Este Nautilus tem uma história... O lance foi o seguinte. Daniels foi até a Patek para vender sua ideia, como já havia ido à Rolex e Porterscap (não necessariamente nesta ordem). Fato é que Daniels havia projetado o Coaxial para relógios de bolso, depois o diminuído para pulso (o adaptou a um Omega Speedmaster Mark qualquer coisa...) e... Quando se aproximou da Patek, os caras disseram. Bem... O conceito é interessante, mas o futuro (isso no início dos anos 80) para nós, da indústria tradicional, são os relógios mais finos. Portanto, para sequer discutirmos a possibilidade de você nos vender essa ideia, você deve conseguir colocar seu escapamento neste movimento aqui! E lhe deram um Patek, que hoje presumo ser este aí, para que ocorresse a adaptação (estes calibres são extra planos). Daniels narra na sua biografia que a impressão que teve é que os técnicos da Patek (que ele critica pra caramba no livro, assim com a Rolex...) lhe deram a tarefa, praticamente impossível, para se verem livres dele.
E Daniels, quando voltou a Londres (eu não lembro se ele já estava na Ilha de Man nessa época), pensou: de fato, é impossível colocar o escapamento neste troço. Até que ele teve um sonho, no mesmo dia, e pensou que se passasse o pinhão que impulsionava a roda de escape coaxial para algo "ao lado" (uma engrenagem a mais), o troço ficaria plano o suficiente para caber no movimento Patek.
Fato é, no entanto, que Daniels já vinha trabalhando no máximo da tolerância dos seus tornos e não teria condição de fazer a tal roda "pinhão" (que, aliás, se tornou padrão nos primeiros coaxiais da Omega). No seu livro ele diz, então, que contatou Derek Pratt, que lhe emprestou um torno mais pica (a oficina de Pratt era mais bem equipada do que a de Daniels. Mais sobre isso outro dia...) e ele pode fazer a peça.
Essa história é uma meia verdade de Daniels, que só descobri este ano, ao ler um livro sobre Pratt.
Na verdade Pratt, que teve sua formação como relojoeiro da Inglaterra, mudou-se para a Suíça nos anos 60 para projetar relógios para caixas preta de aviões. E sua área de especialização era a produção de componentes através de algo novo na época (e até hoje!), a eletro-erosão. Neste tipo de fabricação não se usam tornos, mas descargas elétricas através de um eletrodo, que fabricam os componentes. Não vou explicar como é, mas é algo que garante muito mais precisão na fabricação de componentes do que prensas, tornos, etc.

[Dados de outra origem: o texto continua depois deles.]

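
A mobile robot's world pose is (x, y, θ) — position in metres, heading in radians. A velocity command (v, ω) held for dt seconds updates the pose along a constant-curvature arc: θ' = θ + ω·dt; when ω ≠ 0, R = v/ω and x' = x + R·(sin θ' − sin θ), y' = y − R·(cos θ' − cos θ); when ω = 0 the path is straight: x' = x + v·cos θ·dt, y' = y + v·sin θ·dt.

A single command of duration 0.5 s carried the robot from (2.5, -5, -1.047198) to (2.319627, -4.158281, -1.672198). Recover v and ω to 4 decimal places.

v = -1.7500, ω = -1.2500

Δθ = -1.672198 − -1.047198 = -0.625000
ω = Δθ/dt = -0.625000/0.5 = -1.2500
R = −Δy/(cos θ' − cos θ) = 1.4000
v = R·ω = 1.4000·-1.2500 = -1.7500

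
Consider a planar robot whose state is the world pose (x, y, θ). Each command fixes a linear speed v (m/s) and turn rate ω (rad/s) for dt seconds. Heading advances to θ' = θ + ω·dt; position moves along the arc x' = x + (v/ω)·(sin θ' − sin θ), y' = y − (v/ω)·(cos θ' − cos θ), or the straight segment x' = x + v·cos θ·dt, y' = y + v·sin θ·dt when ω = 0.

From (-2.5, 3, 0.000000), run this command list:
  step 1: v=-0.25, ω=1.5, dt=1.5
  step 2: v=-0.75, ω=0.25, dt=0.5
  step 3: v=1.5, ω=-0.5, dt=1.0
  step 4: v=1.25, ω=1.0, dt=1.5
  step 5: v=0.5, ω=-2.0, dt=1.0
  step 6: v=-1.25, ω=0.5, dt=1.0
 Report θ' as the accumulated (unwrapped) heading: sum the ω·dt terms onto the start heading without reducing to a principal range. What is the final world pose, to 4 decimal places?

step 1: θ'=2.2500 (R=-0.1667) → pose (-2.6297, 2.7286, 2.2500)
step 2: θ'=2.3750 (R=-3.0000) → pose (-2.3765, 2.4523, 2.3750)
step 3: θ'=1.8750 (R=-3.0000) → pose (-3.1577, 3.7146, 1.8750)
step 4: θ'=3.3750 (R=1.2500) → pose (-4.6394, 4.5562, 3.3750)
step 5: θ'=1.3750 (R=-0.2500) → pose (-4.9425, 4.8481, 1.3750)
step 6: θ'=1.8750 (R=-2.5000) → pose (-4.8755, 3.6129, 1.8750)

(-4.8755, 3.6129, 1.8750)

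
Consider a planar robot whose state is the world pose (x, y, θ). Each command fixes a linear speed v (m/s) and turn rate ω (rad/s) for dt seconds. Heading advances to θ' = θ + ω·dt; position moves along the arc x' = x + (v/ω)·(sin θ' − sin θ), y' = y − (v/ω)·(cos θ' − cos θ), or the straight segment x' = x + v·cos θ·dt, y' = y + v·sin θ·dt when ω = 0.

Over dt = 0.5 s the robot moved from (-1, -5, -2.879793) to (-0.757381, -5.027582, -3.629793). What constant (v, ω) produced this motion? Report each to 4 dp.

v = -0.5000, ω = -1.5000

Δθ = -3.629793 − -2.879793 = -0.750000
ω = Δθ/dt = -0.750000/0.5 = -1.5000
R = Δx/(sin θ' − sin θ) = 0.3333
v = R·ω = 0.3333·-1.5000 = -0.5000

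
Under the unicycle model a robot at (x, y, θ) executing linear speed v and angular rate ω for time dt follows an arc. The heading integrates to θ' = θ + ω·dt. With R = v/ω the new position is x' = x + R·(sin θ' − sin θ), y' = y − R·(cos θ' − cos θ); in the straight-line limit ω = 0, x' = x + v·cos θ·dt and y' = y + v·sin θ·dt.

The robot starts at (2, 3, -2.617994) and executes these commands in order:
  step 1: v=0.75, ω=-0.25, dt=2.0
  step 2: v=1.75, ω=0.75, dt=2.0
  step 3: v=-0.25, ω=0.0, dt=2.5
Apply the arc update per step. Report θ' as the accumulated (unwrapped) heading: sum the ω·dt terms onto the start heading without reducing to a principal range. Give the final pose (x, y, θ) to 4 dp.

step 1: θ'=-3.1180 (R=-3.0000) → pose (0.5708, 2.5989, -3.1180)
step 2: θ'=-1.6180 (R=2.3333) → pose (-1.7049, 0.3763, -1.6180)
step 3: θ'=-1.6180 (straight) → pose (-1.6754, 1.0006, -1.6180)

(-1.6754, 1.0006, -1.6180)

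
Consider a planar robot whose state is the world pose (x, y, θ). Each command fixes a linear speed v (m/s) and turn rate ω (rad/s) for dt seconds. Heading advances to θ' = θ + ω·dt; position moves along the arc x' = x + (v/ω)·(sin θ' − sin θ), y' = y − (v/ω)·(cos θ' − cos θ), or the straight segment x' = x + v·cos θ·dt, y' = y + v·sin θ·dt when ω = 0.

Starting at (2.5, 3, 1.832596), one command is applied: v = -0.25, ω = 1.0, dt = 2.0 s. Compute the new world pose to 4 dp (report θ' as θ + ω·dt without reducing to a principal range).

θ' = 1.8326 + 1.0·2.0 = 3.8326
R = v/ω = -0.25/1.0 = -0.2500
x' = 2.5 + -0.2500·(sin 3.8326 − sin 1.8326) = 2.9008
y' = 3 − -0.2500·(cos 3.8326 − cos 1.8326) = 2.8721

(2.9008, 2.8721, 3.8326)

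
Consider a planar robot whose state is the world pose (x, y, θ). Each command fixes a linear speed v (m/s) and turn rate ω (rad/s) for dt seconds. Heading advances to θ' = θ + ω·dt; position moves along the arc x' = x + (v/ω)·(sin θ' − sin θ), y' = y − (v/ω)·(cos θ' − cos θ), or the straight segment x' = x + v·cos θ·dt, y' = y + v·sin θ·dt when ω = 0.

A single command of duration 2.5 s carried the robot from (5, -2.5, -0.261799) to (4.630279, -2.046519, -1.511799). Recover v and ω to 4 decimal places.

Δθ = -1.511799 − -0.261799 = -1.250000
ω = Δθ/dt = -1.250000/2.5 = -0.5000
R = −Δy/(cos θ' − cos θ) = 0.5000
v = R·ω = 0.5000·-0.5000 = -0.2500

v = -0.2500, ω = -0.5000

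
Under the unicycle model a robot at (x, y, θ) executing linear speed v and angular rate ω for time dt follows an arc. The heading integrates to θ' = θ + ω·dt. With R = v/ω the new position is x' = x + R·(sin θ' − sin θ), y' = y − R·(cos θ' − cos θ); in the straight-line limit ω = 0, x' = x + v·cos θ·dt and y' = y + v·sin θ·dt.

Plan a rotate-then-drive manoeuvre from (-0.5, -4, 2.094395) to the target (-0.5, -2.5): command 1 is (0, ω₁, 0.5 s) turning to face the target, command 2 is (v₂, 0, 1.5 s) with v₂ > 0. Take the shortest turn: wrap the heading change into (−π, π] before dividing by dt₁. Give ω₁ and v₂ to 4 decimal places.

ω₁ = -1.0472, v₂ = 1.0000

heading to target = atan2(-2.5−-4, -0.5−-0.5) = 1.5708
Δθ = wrap(1.5708 − 2.0944) = -0.5236; ω₁ = Δθ/dt₁ = -1.0472
distance = √((-0.5−-0.5)² + (-2.5−-4)²) = 1.5000; v₂ = distance/dt₂ = 1.0000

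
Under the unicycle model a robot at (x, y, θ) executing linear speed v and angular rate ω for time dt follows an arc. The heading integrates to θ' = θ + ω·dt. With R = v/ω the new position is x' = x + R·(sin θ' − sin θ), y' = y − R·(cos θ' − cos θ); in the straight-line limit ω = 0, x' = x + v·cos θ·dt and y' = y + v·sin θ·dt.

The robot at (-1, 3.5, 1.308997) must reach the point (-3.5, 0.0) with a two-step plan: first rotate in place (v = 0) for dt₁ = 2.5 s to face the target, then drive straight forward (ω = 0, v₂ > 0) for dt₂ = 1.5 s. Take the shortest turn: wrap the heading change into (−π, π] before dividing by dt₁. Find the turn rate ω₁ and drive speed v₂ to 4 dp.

heading to target = atan2(0−3.5, -3.5−-1) = -2.1910
Δθ = wrap(-2.1910 − 1.3090) = 2.7831; ω₁ = Δθ/dt₁ = 1.1133
distance = √((-3.5−-1)² + (0−3.5)²) = 4.3012; v₂ = distance/dt₂ = 2.8674

ω₁ = 1.1133, v₂ = 2.8674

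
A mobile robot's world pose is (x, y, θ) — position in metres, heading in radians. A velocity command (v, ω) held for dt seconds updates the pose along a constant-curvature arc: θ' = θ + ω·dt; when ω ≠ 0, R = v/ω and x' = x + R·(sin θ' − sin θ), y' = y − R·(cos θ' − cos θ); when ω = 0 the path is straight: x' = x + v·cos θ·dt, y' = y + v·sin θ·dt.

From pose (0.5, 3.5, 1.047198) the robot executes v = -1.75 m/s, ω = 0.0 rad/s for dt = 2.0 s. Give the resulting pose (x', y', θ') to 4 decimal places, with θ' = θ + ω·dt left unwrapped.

θ' = 1.0472 + 0.0·2.0 = 1.0472
ω = 0 → straight: x' = 0.5 + -1.75·cos(1.0472)·2.0 = -1.2500
y' = 3.5 + -1.75·sin(1.0472)·2.0 = 0.4689

(-1.2500, 0.4689, 1.0472)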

Daniels não sabia (nunca soube...) operar isso. Aliás, que eu saiba Pratt é o único independente que usava eletro erosão na sua oficina, e estamos falando de coisas do final dos anos 70! A indústria suíça só começou a usar eletro erosão nos anos 90 e mesmo assim, só as grandes marcas. Pratt estava pelo menos uns 20 anos à frente de todo mundo no quesito fabricação de peças de relojoaria. E vejam: estamos falando de alguém que tinha todo domínio de técnicas tradicionais, ao ponto de dizer que a ferramenta mais importante do relojoeiro é a serra de joalheiro. Mas enfim... A verdade verdadeira, descobri só este ano, é que PRATT FABRICOU ELE PRÓPRIO, ATRAVÉS DE ELETRO EROSÃO, a roda pinhão do escapamento coaxial que foi instalada no Patek.
Provavelmente Daniels deve ter elaborado, depois, um meio de fazer isso em torno. Mas na época da Patek e a pressa (ele apresentou o relógio Patek à marca, com escapamento instalado, apenas 2 semanas depois de visitar a fábrica) em apresentar algo crível para eles, Daniels buscou ajuda... E mesmo na sua biografia, apesar de citar Pratt e ser seu amigo, não lhe deu os devidos créditos.
No livro li de Pratt, há menção no sentido de Pratt ter ficado ressabiado com Daniels por não ter recebido o devido crédito por isso.